A Better Proof for the converse of Cauchy's Theorem for Rectangles?

Question

So the question asked to prove the following: "Prove that if f is a continuous complex valued function in the open subset G of the complex plane, and if the integral of $f(z)dz = 0$ over every rectangle R, with edges parallel to the coordinate axes, contained with its interior in G, then f is holomorphic" (Sarason Complex Function Theory 2nd edition).

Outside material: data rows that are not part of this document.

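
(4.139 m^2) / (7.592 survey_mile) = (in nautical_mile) 1.829e-07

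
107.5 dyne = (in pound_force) 0.0002417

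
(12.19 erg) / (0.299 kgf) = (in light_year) 4.394e-23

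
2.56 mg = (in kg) 2.56e-06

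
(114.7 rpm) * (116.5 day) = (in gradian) 7.697e+09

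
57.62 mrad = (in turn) 0.009171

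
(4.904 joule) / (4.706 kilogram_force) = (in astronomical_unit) 7.103e-13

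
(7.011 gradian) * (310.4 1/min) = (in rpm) 5.441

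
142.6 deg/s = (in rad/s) 2.489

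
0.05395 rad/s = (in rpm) 0.5152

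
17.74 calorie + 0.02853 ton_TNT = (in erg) 1.194e+15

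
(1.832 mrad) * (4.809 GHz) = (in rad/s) 8.81e+06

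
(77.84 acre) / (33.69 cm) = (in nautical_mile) 504.9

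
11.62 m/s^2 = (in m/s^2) 11.62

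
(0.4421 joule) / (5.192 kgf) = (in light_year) 9.178e-19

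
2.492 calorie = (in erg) 1.043e+08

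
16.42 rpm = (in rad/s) 1.719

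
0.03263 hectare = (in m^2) 326.3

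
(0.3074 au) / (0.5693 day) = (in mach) 2746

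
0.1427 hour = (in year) 1.629e-05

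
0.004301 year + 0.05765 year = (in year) 0.06195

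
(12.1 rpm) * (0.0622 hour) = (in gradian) 1.806e+04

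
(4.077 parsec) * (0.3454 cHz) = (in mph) 9.72e+14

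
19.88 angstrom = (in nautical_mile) 1.073e-12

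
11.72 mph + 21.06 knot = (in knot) 31.24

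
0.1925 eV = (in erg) 3.084e-13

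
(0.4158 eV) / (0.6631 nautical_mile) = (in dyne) 5.425e-18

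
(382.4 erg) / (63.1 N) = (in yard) 6.628e-07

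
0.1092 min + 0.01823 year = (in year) 0.01823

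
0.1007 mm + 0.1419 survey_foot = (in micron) 4.335e+04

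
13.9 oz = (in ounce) 13.9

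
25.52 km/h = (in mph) 15.86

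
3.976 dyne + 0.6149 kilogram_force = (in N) 6.03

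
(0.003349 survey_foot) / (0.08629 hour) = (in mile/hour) 7.351e-06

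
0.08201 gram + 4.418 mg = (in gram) 0.08643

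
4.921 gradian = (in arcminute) 265.7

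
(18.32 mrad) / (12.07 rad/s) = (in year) 4.813e-11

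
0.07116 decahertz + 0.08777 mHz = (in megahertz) 7.117e-07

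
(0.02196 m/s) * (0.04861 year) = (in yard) 3.682e+04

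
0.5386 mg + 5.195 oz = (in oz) 5.195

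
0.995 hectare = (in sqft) 1.071e+05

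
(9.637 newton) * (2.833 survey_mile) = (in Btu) 41.64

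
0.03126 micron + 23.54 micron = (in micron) 23.57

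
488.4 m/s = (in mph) 1093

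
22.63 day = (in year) 0.062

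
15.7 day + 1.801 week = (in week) 4.044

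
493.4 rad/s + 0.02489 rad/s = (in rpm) 4712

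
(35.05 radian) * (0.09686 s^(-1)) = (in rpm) 32.42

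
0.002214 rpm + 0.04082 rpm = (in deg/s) 0.2582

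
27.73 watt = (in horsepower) 0.03719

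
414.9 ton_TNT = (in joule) 1.736e+12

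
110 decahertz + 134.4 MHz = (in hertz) 1.344e+08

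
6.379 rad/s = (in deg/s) 365.5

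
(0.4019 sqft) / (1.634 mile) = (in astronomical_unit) 9.491e-17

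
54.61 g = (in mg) 5.461e+04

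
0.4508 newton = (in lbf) 0.1013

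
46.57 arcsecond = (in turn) 3.593e-05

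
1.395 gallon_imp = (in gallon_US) 1.675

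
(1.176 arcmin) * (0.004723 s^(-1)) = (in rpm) 1.543e-05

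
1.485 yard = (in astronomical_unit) 9.077e-12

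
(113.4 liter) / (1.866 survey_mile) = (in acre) 9.331e-09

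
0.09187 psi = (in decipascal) 6334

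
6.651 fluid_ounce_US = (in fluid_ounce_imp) 6.923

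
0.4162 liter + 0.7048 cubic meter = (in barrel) 4.436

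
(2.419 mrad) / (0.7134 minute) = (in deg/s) 0.003238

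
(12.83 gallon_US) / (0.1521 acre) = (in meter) 7.89e-05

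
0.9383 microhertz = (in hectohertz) 9.383e-09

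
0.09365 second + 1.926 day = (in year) 0.005277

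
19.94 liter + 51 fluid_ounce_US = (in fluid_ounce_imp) 754.9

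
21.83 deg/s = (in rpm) 3.638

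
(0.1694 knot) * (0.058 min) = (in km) 0.0003033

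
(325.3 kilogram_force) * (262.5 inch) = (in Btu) 20.16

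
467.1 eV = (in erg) 7.484e-10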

Following the logic the book used to show this was true for triangular regions, I came up with this seemingly roundabout way of proving it, which I know works, but seems very roundabout. Basically the book proves the other direction for triangles, so I can just modify that proof, and then the book uses the triangle theorem to prove Cauchy's Theorem for a convex region. It is easy to substitute the rectangle theorem, for the triangle theorem. While I'm glad this works, and its almost directly lifted from the textbook, it is over 2 pages long, so I was wondering if a more direct approach could be found.

Proof Summary: "Our approach will be to first that if f is holomorphic the integral around every rectangle of $f(z)dz$ equals 0. We will then apply this fact to prove Cauchy's Theorem for a convex region. Once this is complete we can note that this new proof of Cauchy's Theorem allows us to say that if f has integral zero around every rectangle contained in G, f has a primitive in G. If f has a primitive in G, it is holomorphic."

Edit: Also I was thinking that since we've gone through the proof in the textbook and it works for triangles, if we can somehow divide the rectangle into 2 triangles and show that the integral around each of these triangles is equal to zero, then the rest follows from the book's derivations based on triangles, though honestly this seems very difficult to do.

Answer 1

This is a local theorem, i.e., we don't have to bother about holes in $G$ and may assume $0\in G$. Define two functions $F$ and $G$ in the neighborhood of $0$ as follows: For $z=x+iy$ put $$F(z):=\int_0^x f(z')\ dz' +\int_x^{x+iy} f(z')\ dz'=\int_0^x f(t)\ dt +i \int_0^y f(x+it)\ dt\ ,$$ $$G(z):=\int_0^{iy}f(z')\ dz'+\int_{iy}^{x+iy} f(z')\ dz'=i \int_0^y f(it)\ dt +\int_0^x f(t+iy)\ dt\ .$$ This amounts to integrating $f(z')\ dz'\ $ along two different L-shaped paths from $0$ to $z$. As $\int_{\partial R}f(z)\ dz=0$ for all rectangles $R$ it follows that $F(z)=G(z)$, and this is true for all $z$ in the neighborhood of $0$.

By definition of $F$ one has $F_y(z)=i f(z)$, and from the definition of $G$ we conclude that $F_x(z)=G_x(z)= f(z)$. This means that (a) the function $F$ has continuous partial derivatives and (b) that these derivatives satisfy the Cauchy-Riemann equations. Therefore $F$ is a holomorphic function of $z$ in the neighborhood of $0$. Since we have $F'=F_x=f\ $ the function $f$ is holomorphic there also.